PyroManiac has a great post from a guest blogger … one of my mentors and favorite Bible teachers. John MacArthur, Senior Pastor of Grace Community Church, addresses a real concern the church should have in these days of advanced technology. First, are we being careful with the message we teach. Are we speaking the truth and doing it with excellence? Second, are we being good stewards of the great technology we have to spead that message? As MacArthur says, to whom much is given, much is required.
It would be great to see John drop by Pyro’s site every now and then. Or, maybe he could begin his own blog … get a cool blogger name and enter the fray.
At our church staff meeting this morning we took a fairly random trip down memory lane laughing at the great games we used to play with our youth groups at Crossroads Bible Church (back in the old days when I was still a youth pastor). As always, the trip was covered with a misty veneer that seems to wrap itself around most memories of the “way-things-used-to-be” – the mist that makes things look better than it really was. But it does seem a bit sad that there really is no longer any “risk” to much of what we do and it that play now has to be absolutely safe … if anyone even plays anymore!

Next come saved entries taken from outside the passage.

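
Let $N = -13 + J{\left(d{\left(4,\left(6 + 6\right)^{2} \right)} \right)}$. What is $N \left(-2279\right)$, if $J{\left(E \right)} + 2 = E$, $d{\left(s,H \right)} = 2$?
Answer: $29627$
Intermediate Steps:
$J{\left(E \right)} = -2 + E$
$N = -13$ ($N = -13 + \left(-2 + 2\right) = -13 + 0 = -13$)
$N \left(-2279\right) = \left(-13\right) \left(-2279\right) = 29627$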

Maybe its the insurance companies, maybe its parents, or maybe its just common sense but play has eliminated some great games. We used to create take offs of classic CalvinBall or Official 43 Man Squamish (of course we rewrote and codified all sorts of new rules for this one – including the mandatory non-binding pledge to play the game with all seriousness). I remember, as a kid, being able to make up games on the spur of the moment and getting all of the Ratner Street gang to join in. I’m not sure that kids in my neighborhood today could do that. I’m not sure parents would let them? Maybe I’ve just become old… but that’s a discussion for later.

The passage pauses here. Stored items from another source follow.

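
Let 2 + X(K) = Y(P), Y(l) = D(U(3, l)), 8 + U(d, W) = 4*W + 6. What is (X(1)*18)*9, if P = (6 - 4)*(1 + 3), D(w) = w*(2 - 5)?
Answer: -14904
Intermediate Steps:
U(d, W) = -2 + 4*W (U(d, W) = -8 + (4*W + 6) = -8 + (6 + 4*W) = -2 + 4*W)
D(w) = -3*w (D(w) = w*(-3) = -3*w)
P = 8 (P = 2*4 = 8)
Y(l) = 6 - 12*l (Y(l) = -3*(-2 + 4*l) = 6 - 12*l)
X(K) = -92 (X(K) = -2 + (6 - 12*8) = -2 + (6 - 96) = -2 - 90 = -92)
(X(1)*18)*9 = -92*18*9 = -1656*9 = -14904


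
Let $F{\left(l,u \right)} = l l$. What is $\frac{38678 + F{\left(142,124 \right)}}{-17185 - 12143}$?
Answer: $- \frac{9807}{4888} \approx -2.0063$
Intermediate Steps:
$F{\left(l,u \right)} = l^{2}$
$\frac{38678 + F{\left(142,124 \right)}}{-17185 - 12143} = \frac{38678 + 142^{2}}{-17185 - 12143} = \frac{38678 + 20164}{-29328} = 58842 \left(- \frac{1}{29328}\right) = - \frac{9807}{4888}$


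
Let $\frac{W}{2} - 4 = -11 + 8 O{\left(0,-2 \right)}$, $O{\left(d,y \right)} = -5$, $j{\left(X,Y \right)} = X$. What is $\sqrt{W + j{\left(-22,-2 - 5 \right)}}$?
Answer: $2 i \sqrt{29} \approx 10.77 i$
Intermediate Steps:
$W = -94$ ($W = 8 + 2 \left(-11 + 8 \left(-5\right)\right) = 8 + 2 \left(-11 - 40\right) = 8 + 2 \left(-51\right) = 8 - 102 = -94$)
$\sqrt{W + j{\left(-22,-2 - 5 \right)}} = \sqrt{-94 - 22} = \sqrt{-116} = 2 i \sqrt{29}$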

Becoming Conversant with the Emerging Church : Understanding a Movement and Its Implications by D.A. Carson is the latest book I’m reading. An insightful and helpful book for understanding the newest church trend — the Emergent Church movement. The Emergent Church is essentially a post-modern revolt against what is labeled the “modernist” church that has spawned the megachurch, seeker church, and the like. Carson evaluates where the post-modern church brings needed correctives and points to some encouraging signs in the movement. He spends the bulk of the book exposing some of the weaknesses in the movement. We, as pastors and church leaders, ARE going to have to deal with a post-modern world. Understanding this “emerging church” is going to be vital to getting our message out clearly to today’s world. Both modernist and post-modernist views have flaws and failures and are marred sin. God’s eternal truth must be made evident to both kinds of thinkers.